No filme, Arthur sucumbe ao seu próprio palhaço e se torna um dos vilões mais terríveis que já foram imaginados. Vira o próprio caos a serviço do mal. Talvez a história fosse diferente se ele tivesse ajuda de pessoas que se importassem, se tivesse um tratamento adequado e se sua raiva e potenciais fossem direcionados para algo útil. A história da origem do Coringa fala sobre desamparo, sobre solidão, sobre perder a fé. E a minha história não é assim. Somos muito diferentes, apesar de termos compartilhado momentos importantes. Aceitar ajuda e reconhecer a importância das pessoas com quem me importo fizeram toda a diferença na escalada da minha evolução. Foi graças aos cuidados com que fui agraciado que o meu destino mudou e hoje não corro mais o risco de terminar como o Coringa terminaria aqui no mundo real. Sim, porque aqui é diferente da fantasia onde o personagem vive. Aqui as consequências são outras e o tempo é outro. Uma pessoa real que tente ser o que o Coringa é não terá um bom fim, não conquistará grandes coisas e nem superará desafios. O mundo real é muito pior do que o da fantasia e engole facilmente quem não joga o jogo nas regras.
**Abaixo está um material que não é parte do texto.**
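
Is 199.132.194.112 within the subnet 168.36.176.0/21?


Subnet network: 168.36.176.0
Test IP AND mask: 199.132.192.0
No, 199.132.194.112 is not in 168.36.176.0/21


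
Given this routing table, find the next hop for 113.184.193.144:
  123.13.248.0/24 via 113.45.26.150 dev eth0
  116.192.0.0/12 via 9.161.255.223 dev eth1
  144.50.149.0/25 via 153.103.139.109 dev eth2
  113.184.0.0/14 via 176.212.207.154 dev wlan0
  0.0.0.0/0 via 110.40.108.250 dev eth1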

Uma experiência intensa e perturbadora, assim resumo o que senti assistindo ao filme. Senti medo do personagem, coisa rara de me acontecer. Senti que não queria conhecer ninguém como aquele homem miserável e cruel que via na tela. Por mais que tenha sentido uma certa piedade do sofrimento retratado, nada justifica a maldade desproporcional nas atitudes dele. Me assustou o realismo conseguido pelo ator na interpretação e a figura toda, tudo que foi mostrado. Me assustou por ver uma parte escura de mim mesmo ali retratada. Saí do cinema com a cabeça fervendo e, mesmo hoje, passados alguns dias, ainda sinto a perturbação latejando nos corredores da minha mente.

Se existe uma mensagem possível nessa experiência, é a de que a arte pode mexer com as pessoas e é preciso saber colocar cada coisa no seu devido lugar. Por mais que um personagem ou uma história possam ilustrar algo com fidelidade, é preciso separar o que é real do imaginário. Sempre querendo o melhor para si, nunca se deixando levar para lugares desagradáveis ou perigosos. Fazer o certo é uma escolha, e geralmente não é a escolha mais fácil, mas é a única que comprovadamente vale a pena.